I think one of the keys is to remember that these AI’s aren’t really “reasoning” but are actually just super fancy search engines / pattern matching algos. So if what you’re looking for help with is something that’s common and well documented in the sources they were trained on - it will probably work fairly well. But if you’re looking for help on something that isn’t an existing pattern or just isn’t very common…it falls apart.

I’m in a mailing list focused on the RCA 1802 processor from the late 70’s since I’ve had a lot of fun building some retro computers around it. People on there have tried using various AI tools to help write code for the 1802 and while the AI’s are getting closer…they’re still WAY WAY off. Usually they wind up assuming it’s actually a 6502 which is a completely different architecture - but FAR more widely used.

Same with my issues - my problem with my gulpfile was a good one for AI since gulp is a fairly widely used task runner with lots of recent modern examples in the datasets the AI’s were trained on.

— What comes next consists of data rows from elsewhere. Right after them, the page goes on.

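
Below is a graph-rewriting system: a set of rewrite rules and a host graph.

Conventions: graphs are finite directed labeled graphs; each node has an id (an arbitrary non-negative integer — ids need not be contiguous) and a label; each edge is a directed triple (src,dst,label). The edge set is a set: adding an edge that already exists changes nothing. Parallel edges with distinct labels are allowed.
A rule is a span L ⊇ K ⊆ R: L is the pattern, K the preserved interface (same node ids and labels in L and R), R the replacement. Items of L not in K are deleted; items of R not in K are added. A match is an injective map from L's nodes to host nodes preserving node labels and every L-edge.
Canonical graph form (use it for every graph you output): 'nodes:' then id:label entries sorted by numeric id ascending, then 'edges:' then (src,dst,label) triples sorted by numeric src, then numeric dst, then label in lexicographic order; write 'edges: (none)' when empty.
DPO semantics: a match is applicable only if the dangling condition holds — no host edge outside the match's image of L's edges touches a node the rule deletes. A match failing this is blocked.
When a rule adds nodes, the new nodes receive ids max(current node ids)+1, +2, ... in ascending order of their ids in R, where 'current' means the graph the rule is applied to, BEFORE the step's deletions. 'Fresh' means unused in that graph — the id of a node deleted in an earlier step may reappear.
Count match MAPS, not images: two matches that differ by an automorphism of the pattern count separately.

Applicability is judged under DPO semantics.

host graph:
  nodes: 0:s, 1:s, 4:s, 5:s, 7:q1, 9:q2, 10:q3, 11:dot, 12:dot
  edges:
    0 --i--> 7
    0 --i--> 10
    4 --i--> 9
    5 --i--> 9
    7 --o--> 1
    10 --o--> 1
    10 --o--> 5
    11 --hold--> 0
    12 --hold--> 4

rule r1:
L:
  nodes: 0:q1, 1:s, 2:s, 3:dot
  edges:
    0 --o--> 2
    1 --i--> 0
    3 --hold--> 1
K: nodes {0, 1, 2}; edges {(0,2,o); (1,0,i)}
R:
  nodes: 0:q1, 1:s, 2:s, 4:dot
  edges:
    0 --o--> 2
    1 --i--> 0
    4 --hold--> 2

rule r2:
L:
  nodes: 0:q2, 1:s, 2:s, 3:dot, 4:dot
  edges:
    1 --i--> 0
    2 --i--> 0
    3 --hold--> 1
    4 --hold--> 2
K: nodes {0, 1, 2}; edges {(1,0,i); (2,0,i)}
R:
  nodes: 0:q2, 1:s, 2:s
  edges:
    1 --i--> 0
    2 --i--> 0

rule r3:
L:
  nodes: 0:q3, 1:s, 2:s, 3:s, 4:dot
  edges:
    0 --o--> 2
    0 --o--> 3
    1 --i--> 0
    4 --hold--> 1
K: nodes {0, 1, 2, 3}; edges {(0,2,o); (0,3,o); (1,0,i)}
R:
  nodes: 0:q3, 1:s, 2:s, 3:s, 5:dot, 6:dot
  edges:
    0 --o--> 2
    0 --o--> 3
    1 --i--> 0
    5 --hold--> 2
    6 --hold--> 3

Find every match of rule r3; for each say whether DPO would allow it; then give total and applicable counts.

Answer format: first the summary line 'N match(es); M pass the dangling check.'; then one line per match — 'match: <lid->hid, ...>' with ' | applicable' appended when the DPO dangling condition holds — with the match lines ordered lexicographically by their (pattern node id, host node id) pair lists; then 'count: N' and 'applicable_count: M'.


2 match(es); 2 pass the dangling check.
match: 0->10, 1->0, 2->1, 3->5, 4->11 | applicable
match: 0->10, 1->0, 2->5, 3->1, 4->11 | applicable
count: 2
applicable_count: 2


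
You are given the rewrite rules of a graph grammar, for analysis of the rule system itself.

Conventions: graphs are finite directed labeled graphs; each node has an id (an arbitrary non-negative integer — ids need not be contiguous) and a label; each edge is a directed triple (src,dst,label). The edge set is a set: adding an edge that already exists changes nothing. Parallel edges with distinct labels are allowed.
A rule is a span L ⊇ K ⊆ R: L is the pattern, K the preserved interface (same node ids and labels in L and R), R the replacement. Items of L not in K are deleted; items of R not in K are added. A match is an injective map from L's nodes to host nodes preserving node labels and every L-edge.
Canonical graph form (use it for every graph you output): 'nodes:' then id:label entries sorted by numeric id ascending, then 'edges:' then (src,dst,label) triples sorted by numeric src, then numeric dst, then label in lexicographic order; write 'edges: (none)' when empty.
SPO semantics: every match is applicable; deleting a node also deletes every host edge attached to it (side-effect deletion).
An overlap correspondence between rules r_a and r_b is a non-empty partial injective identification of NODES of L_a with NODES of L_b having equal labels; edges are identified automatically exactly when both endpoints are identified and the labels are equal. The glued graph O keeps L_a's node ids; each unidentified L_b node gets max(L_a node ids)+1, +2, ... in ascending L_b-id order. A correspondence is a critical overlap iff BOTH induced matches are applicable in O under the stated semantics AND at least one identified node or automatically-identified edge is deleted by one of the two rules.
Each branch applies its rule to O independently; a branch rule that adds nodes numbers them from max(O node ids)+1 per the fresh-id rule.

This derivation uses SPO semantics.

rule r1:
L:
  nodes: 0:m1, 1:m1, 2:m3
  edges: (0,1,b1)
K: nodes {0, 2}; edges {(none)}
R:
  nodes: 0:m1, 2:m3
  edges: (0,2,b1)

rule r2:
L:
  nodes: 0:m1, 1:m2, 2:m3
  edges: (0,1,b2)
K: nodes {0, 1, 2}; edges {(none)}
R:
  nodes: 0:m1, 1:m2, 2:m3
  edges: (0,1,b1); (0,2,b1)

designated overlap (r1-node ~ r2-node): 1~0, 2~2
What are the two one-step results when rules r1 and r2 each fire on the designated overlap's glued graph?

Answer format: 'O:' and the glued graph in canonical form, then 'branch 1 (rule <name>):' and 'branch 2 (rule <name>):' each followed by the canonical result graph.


O:
nodes: 0:m1, 1:m1, 2:m3, 3:m2
edges: (0,1,b1); (1,3,b2)
branch 1 (rule r1):
nodes: 0:m1, 2:m3, 3:m2
edges: (0,2,b1)
branch 2 (rule r2):
nodes: 0:m1, 1:m1, 2:m3, 3:m2
edges: (0,1,b1); (1,2,b1); (1,3,b1)


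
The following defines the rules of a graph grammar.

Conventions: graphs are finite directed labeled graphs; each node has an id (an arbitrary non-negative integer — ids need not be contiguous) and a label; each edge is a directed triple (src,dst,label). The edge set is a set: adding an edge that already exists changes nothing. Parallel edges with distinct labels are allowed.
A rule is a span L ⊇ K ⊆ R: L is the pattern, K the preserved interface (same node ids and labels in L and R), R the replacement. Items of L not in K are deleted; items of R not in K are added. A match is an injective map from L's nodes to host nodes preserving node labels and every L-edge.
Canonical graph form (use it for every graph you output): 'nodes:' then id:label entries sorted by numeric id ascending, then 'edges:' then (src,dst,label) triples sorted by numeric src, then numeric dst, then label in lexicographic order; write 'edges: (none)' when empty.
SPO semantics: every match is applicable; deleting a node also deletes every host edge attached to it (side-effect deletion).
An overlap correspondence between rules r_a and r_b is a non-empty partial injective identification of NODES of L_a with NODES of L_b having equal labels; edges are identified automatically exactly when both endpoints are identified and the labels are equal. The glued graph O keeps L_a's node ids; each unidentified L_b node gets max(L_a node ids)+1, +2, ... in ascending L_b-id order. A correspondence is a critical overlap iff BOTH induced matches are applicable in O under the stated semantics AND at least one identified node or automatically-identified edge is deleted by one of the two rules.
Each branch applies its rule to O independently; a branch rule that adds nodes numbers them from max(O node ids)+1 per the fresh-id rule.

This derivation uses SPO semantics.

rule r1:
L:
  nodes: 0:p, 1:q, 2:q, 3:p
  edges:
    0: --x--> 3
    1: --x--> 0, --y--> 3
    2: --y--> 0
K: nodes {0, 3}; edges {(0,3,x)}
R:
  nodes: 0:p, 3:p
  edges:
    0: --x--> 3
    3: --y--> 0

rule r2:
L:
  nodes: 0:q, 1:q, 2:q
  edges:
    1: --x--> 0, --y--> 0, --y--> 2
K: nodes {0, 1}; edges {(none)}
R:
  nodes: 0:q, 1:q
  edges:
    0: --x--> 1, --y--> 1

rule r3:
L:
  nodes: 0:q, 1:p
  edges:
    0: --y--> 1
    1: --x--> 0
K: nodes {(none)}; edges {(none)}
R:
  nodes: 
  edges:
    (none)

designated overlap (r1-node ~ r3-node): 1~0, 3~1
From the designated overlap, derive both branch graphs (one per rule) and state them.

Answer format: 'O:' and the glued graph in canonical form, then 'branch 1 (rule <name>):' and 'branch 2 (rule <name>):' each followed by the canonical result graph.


O:
nodes: 0:p, 1:q, 2:q, 3:p
edges: (0,3,x); (1,0,x); (1,3,y); (2,0,y); (3,1,x)
branch 1 (rule r1):
nodes: 0:p, 3:p
edges: (0,3,x); (3,0,y)
branch 2 (rule r3):
nodes: 0:p, 2:q
edges: (2,0,y)


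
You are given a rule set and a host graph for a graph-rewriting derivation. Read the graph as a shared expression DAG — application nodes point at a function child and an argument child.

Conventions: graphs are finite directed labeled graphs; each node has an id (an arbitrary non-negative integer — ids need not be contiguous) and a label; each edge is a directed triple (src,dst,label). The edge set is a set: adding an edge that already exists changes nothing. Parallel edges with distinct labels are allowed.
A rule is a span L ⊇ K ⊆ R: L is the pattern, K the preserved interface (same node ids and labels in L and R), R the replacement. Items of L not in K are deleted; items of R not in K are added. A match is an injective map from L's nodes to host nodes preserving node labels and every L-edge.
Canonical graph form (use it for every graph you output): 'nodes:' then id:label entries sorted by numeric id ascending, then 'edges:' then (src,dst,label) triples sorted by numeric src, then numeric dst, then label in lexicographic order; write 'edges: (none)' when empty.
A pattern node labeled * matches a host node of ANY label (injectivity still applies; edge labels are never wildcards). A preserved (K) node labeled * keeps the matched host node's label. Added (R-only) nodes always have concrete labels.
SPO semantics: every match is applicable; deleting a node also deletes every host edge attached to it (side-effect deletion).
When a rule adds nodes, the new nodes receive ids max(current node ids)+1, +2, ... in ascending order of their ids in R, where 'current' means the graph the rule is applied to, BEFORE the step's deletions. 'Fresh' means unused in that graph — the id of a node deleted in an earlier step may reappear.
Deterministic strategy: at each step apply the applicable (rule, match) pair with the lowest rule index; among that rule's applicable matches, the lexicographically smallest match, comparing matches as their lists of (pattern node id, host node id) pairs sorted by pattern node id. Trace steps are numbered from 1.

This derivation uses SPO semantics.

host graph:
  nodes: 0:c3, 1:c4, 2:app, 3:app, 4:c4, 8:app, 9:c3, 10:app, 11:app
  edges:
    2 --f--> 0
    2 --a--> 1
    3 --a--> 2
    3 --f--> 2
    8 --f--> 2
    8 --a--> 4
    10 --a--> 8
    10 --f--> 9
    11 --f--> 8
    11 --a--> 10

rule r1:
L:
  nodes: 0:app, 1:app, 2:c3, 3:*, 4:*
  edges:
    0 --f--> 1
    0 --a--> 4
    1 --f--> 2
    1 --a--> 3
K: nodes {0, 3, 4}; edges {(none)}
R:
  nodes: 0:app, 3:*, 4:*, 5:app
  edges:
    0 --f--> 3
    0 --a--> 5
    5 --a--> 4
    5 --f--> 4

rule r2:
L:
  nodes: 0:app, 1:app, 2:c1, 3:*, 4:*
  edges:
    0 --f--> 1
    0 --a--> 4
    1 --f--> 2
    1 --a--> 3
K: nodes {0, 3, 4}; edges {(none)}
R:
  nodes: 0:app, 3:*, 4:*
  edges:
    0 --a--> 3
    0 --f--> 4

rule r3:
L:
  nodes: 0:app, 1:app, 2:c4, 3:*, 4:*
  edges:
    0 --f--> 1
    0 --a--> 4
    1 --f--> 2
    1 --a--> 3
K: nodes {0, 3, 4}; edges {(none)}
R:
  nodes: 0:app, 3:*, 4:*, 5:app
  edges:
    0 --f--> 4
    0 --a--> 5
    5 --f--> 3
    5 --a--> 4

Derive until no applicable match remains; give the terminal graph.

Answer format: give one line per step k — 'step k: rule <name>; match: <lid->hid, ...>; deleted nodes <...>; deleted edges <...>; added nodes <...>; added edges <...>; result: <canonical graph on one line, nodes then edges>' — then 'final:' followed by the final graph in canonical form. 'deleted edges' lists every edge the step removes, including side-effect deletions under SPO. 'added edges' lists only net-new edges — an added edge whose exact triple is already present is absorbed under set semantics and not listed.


step 1: rule r1; match: 0->8, 1->2, 2->0, 3->1, 4->4; deleted nodes 0, 2; deleted edges (2,0,f); (2,1,a); (3,2,a); (3,2,f); (8,2,f); (8,4,a); added nodes 12; added edges (8,1,f); (8,12,a); (12,4,a); (12,4,f); result: nodes: 1:c4, 3:app, 4:c4, 8:app, 9:c3, 10:app, 11:app, 12:app edges: (8,1,f); (8,12,a); (10,8,a); (10,9,f); (11,8,f); (11,10,a); (12,4,a); (12,4,f)
step 2: rule r3; match: 0->11, 1->8, 2->1, 3->12, 4->10; deleted nodes 1, 8; deleted edges (8,1,f); (8,12,a); (10,8,a); (11,8,f); (11,10,a); added nodes 13; added edges (11,10,f); (11,13,a); (13,10,a); (13,12,f); result: nodes: 3:app, 4:c4, 9:c3, 10:app, 11:app, 12:app, 13:app edges: (10,9,f); (11,10,f); (11,13,a); (12,4,a); (12,4,f); (13,10,a); (13,12,f)
final:
nodes: 3:app, 4:c4, 9:c3, 10:app, 11:app, 12:app, 13:app
edges: (10,9,f); (11,10,f); (11,13,a); (12,4,a); (12,4,f); (13,10,a); (13,12,f)


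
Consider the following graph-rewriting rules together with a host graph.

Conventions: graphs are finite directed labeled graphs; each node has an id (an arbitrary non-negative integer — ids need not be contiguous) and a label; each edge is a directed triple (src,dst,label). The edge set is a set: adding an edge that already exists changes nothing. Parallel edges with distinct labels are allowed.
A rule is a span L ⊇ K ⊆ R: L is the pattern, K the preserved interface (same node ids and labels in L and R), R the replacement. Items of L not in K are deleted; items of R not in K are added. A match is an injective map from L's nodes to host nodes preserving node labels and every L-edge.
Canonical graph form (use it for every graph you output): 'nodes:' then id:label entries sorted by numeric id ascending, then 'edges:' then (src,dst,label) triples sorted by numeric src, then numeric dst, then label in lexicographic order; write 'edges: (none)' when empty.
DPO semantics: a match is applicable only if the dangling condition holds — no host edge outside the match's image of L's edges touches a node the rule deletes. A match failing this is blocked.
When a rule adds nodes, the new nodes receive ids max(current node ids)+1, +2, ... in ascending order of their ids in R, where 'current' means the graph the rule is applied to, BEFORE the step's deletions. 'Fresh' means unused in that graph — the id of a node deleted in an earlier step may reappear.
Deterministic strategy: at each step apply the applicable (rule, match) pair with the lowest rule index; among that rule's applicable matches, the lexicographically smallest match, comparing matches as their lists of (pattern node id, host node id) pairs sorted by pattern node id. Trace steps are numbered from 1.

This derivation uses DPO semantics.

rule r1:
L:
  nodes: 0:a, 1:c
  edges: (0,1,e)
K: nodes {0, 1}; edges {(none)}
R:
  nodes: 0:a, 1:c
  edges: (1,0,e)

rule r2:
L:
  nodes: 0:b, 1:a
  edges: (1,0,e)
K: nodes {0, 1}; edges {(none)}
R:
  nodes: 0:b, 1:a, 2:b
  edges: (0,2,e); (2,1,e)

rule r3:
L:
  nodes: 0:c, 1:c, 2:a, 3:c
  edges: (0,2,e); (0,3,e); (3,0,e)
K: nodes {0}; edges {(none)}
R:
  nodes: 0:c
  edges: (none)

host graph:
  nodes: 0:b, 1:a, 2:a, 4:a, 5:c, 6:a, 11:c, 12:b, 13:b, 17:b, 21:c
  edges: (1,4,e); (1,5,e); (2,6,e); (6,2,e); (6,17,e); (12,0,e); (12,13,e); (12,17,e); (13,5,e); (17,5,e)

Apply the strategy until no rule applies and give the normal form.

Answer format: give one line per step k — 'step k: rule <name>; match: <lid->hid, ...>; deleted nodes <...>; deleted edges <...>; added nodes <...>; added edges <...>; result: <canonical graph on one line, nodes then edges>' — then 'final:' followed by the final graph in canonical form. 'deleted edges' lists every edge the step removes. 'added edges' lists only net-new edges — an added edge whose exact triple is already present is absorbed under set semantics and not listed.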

But - most of my code I look for help with is our own internal system that the AI’s haven’t trained on and may not follow the patterns that it expects. And that trips it up fast. If I take the code and refactor it into a pattern more similar to what the AI is more familar with then it can sometimes help. But that’s a lot of extra work. I’m curious to see how claude code may do - after @DougJoseph’s example I gave it a try last night and ran it one of my repos. I was fairly impressed with how well it did identifying what the repo was and how it was structured and functioned. (and pleased to see it declared my code to be "legitimate, well-structured and comprehensive :grin: )

I’m going to give it a deeper try later today seeing if it can take one of my existing API endpoints and build a new one for something else based on it…if so that could be a good help where it eliminates tedious repetitive work. It definitely seemed like having the whole codebase accessible like that may give it a better chance than the web based systems which tend to work on a single file / excerpt.

1 Like

Also, when I was explaining scripts I had it to make for me to make work easier, I forgot to mention, that I had it write a script that pulls the entire set of schema files in from the database to a folder on the web server, just as a temporary thing for dev work. Anytime I ran that script I also copied them from remote to local. When the AI is coding queries for the database, it is invaluable for it to be able to scan through the schema files and get the right names.